Relevant mostly to OS X admins
Due to a remodeling project at work, it came to be that I needed to provide temporary Ethernet drops to a lot of areas that weren’t designed to have a human and a VoIP phone sitting there. To make this happen, we added 8 Netgear GSTP110TP switches to our network- PoE, managed, endorsed by a friend, and not expensive- as these are a temporary fix, not years of infrastructure to rely on. Configuration was not complicated: each of these had to handle just the main wired client vLAN and the VoIP vLAN, so the task list boiled down to
Soon we had streams of Cat5e running in all sorts of ways that would make any self-respecting admin hang his head in shame.
During the setup, one other option caught my eye: “auto-VoIP”. Per the Netgear documentation:
The Auto-VoIP automatically makes sure that time-sensitive voice traffic is given priority over data traffic on ports that have this feature enabled. Auto-VoIP checks for packets carrying the following VoIP protocols:
• Session Initiation Protocol (SIP)
• Signalling Connection Control Part (SCCP)
• Media Gateway Control Protocol (MGCP)
Reading this, it sounded like a fine idea to enable this option, and that was done. With the above configuration set, we started testing switches and plugging phones in, and all worked as expected. LLDP allowed the switches and phones to establish that there was a device with a qualifying OUI attached to a port, and therefore put its traffic in the voice vLAN, and despite being a cabling mess, all seemed well with the world.

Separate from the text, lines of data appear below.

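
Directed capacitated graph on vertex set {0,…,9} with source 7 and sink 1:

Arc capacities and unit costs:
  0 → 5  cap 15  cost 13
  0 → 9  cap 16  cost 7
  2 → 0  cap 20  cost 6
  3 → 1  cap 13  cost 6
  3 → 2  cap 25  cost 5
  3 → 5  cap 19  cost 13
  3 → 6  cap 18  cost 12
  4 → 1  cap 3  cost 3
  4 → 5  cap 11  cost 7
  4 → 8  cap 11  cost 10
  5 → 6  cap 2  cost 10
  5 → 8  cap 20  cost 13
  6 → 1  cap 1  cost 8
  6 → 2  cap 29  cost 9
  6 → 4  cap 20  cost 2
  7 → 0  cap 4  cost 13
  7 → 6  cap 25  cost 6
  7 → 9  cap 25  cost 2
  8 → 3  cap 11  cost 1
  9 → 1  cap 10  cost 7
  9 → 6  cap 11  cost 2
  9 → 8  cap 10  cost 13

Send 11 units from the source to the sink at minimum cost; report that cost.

shortest-cost path #1: 7→9→1 push 10 @ unit cost 9 (adds 90)
shortest-cost path #2: 7→9→6→4→1 push 1 @ unit cost 9 (adds 9)
total cost = 99

Minimum cost for 11 units: 99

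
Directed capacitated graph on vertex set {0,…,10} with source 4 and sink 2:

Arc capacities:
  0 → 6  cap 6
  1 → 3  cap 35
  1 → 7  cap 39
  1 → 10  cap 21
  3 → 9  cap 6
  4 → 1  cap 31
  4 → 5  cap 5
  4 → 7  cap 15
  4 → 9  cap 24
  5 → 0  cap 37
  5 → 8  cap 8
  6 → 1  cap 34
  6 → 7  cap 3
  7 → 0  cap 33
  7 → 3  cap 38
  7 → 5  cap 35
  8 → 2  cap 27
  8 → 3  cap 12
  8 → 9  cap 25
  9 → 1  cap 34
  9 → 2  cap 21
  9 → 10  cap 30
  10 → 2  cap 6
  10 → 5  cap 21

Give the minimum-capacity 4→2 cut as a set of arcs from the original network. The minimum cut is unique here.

Min-cut arcs: {(5,8), (9,2), (10,2)} (total capacity 35)

augment #1: 4→9→2 push 21
augment #2: 4→1→10→2 push 6
augment #3: 4→5→8→2 push 5
augment #4: 4→7→5→8→2 push 3
max flow = 35; residual-reachable set from 4 gives S-side
cut edges (S→T): {(5,8), (9,2), (10,2)} total cap 35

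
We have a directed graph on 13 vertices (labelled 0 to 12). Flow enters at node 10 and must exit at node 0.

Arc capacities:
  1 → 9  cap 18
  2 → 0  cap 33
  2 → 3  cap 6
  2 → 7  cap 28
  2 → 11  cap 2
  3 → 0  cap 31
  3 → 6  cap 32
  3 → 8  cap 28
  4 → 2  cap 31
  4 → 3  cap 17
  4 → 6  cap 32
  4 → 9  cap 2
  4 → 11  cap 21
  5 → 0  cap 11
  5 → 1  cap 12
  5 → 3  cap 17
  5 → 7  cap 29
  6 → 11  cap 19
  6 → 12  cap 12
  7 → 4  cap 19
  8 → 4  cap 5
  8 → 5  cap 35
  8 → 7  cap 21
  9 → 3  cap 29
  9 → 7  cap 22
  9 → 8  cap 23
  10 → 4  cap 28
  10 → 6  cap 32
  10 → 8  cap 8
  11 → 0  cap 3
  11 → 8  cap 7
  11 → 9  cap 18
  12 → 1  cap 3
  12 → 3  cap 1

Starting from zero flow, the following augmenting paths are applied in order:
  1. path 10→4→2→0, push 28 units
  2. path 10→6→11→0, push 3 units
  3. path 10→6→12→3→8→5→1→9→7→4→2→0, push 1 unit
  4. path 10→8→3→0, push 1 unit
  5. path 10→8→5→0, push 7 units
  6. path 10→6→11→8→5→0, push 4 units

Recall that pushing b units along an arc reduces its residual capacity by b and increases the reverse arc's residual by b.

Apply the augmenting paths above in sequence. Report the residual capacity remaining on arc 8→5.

after path 1 (10→4→2→0, push 28): res(8,5)=35
after path 2 (10→6→11→0, push 3): res(8,5)=35
after path 3 (10→6→12→3→8→5→1→9→7→4→2→0, push 1): res(8,5)=34
after path 4 (10→8→3→0, push 1): res(8,5)=34
after path 5 (10→8→5→0, push 7): res(8,5)=27
after path 6 (10→6→11→8→5→0, push 4): res(8,5)=23

Residual capacity of (8,5): 23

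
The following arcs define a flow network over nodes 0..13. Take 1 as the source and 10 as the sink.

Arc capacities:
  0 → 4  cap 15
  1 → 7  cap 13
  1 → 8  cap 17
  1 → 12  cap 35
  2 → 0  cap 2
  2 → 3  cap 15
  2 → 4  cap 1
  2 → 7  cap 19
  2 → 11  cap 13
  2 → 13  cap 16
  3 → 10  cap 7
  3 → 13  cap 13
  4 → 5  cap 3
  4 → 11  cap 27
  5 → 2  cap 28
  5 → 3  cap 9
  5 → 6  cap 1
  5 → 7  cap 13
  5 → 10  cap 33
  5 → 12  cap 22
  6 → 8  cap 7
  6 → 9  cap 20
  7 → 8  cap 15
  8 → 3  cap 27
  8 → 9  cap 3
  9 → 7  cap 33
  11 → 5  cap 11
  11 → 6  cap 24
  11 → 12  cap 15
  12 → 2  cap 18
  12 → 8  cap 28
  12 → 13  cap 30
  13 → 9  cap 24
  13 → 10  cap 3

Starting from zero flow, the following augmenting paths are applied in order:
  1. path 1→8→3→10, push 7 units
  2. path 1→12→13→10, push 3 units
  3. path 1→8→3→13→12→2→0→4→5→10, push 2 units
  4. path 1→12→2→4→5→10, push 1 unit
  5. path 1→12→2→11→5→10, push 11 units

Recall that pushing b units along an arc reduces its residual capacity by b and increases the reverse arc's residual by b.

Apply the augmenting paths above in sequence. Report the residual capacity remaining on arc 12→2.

Residual capacity of (12,2): 4

after path 1 (1→8→3→10, push 7): res(12,2)=18
after path 2 (1→12→13→10, push 3): res(12,2)=18
after path 3 (1→8→3→13→12→2→0→4→5→10, push 2): res(12,2)=16
after path 4 (1→12→2→4→5→10, push 1): res(12,2)=15
after path 5 (1→12→2→11→5→10, push 11): res(12,2)=4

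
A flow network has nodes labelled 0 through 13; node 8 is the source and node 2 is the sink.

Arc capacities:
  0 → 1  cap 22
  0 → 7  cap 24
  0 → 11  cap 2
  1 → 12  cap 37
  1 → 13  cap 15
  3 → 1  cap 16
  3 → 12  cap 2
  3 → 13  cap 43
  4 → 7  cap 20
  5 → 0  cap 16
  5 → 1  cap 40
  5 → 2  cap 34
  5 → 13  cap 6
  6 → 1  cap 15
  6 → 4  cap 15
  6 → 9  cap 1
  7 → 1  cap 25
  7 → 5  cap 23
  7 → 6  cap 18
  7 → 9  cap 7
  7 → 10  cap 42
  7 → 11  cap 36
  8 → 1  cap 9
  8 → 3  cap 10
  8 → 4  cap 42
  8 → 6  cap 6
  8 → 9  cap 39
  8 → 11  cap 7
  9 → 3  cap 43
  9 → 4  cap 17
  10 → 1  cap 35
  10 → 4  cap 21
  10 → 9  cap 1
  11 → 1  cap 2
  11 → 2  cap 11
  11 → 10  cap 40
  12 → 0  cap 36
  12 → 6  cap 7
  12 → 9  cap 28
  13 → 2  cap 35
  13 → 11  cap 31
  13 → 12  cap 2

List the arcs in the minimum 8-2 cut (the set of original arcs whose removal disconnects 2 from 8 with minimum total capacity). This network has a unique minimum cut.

augment #1: 8→11→2 push 7
augment #2: 8→1→13→2 push 9
augment #3: 8→3→13→2 push 10
augment #4: 8→4→7→5→2 push 20
augment #5: 8→6→1→13→2 push 6
augment #6: 8→9→3→13→2 push 10
augment #7: 8→9→3→13→11→2 push 4
augment #8: 8→9→3→12→0→7→5→2 push 2
augment #9: 8→9→3→1→12→0→7→5→2 push 1
max flow = 69; residual-reachable set from 8 gives S-side
cut edges (S→T): {(7,5), (11,2), (13,2)} total cap 69

Min-cut arcs: {(7,5), (11,2), (13,2)} (total capacity 69)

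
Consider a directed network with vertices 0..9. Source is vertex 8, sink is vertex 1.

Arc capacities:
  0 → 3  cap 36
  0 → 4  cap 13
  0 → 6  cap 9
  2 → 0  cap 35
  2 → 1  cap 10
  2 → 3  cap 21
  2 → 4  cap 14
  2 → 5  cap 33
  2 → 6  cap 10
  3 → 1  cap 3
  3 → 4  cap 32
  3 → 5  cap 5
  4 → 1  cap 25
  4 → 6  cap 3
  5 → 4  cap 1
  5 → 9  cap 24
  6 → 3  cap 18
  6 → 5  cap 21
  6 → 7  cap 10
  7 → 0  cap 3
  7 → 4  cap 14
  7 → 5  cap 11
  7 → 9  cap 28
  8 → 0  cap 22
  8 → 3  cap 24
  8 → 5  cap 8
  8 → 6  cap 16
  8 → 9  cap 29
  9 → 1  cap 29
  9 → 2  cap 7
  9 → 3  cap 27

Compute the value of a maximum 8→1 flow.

augment #1: 8→3→1 bottleneck 3, total now 3
augment #2: 8→9→1 bottleneck 29, total now 32
augment #3: 8→0→4→1 bottleneck 13, total now 45
augment #4: 8→3→4→1 bottleneck 12, total now 57
augment #5: 8→5→9→2→1 bottleneck 7, total now 64

Maximum flow value: 64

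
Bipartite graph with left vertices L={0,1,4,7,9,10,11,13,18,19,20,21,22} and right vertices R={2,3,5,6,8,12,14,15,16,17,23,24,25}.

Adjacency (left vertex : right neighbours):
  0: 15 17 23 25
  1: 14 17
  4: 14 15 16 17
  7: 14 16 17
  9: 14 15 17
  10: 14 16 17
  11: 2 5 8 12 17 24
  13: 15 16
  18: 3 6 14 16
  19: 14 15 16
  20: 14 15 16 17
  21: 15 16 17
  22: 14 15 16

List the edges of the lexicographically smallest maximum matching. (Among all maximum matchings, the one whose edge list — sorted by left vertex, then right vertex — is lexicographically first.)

Lex-smallest maximum matching: {(0,23), (1,14), (4,15), (7,16), (9,17), (11,2), (18,3)}

|M| = 7 (so the lex-smallest maximum matching has 7 edges)
process left vertices in ascending order; for each, take the smallest-labelled available neighbour that still permits 7 edges overall, or leave it unmatched if none does
lex-smallest matching: {0-23, 1-14, 4-15, 7-16, 9-17, 11-2, 18-3}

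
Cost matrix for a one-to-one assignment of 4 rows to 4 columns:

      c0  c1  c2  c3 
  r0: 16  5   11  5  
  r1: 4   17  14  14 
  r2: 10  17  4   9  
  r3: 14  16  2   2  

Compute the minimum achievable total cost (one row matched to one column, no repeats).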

Then the tickets started trickling in- only from staff using phones attached to the Netgears:
The events were unlike any other networking oddities I’ve tackled: sometimes they’d be magically fixed before my fellow IT staff or I could get down to witness them. We configured our PRTG monitoring to scan the VoIP subnet and start tracking if phones were pingable or not, and we ended up with 2 day graphs that showed that at approximately 24 hour-ish intervals, we’d loose connectivity with phones, in clusters, all members of the same Netgear. They didn’t all go offline at the same moment, but a wave of failure would wash over the group: it might loose G2 at 2P, G3 at 2:04, G5 at 2:07, then G3 would work again, G4 would drop pings, G2 would start working… no pattern that we could see, just a wave of “nope, no traffic going to/from that phone” ranging from 2 to 20+ minutes, that would eventually resolve without our input. Naturally, this never happened in the dark of night: there was the 2P cluster, the 3:45P cluster, and the 6P cluster.
With some guidance from our VoIP provider, we finally determined the culprit: Auto-VoIP. While this might help improve the experience in high-traffic conditions where the voice device isn’t in a prioritized vLAN of its own (such as a small deployment, where this 8 port switch is the only switch), it’s not a benefit when there’s a dedicated voice vLAN that has its own prioritization rules. Not only “not a benefit”, but enabling it caused one of the most unique network issues I’ve ever met. Since disabling auto-VoIP on all ports, this issue has not returned.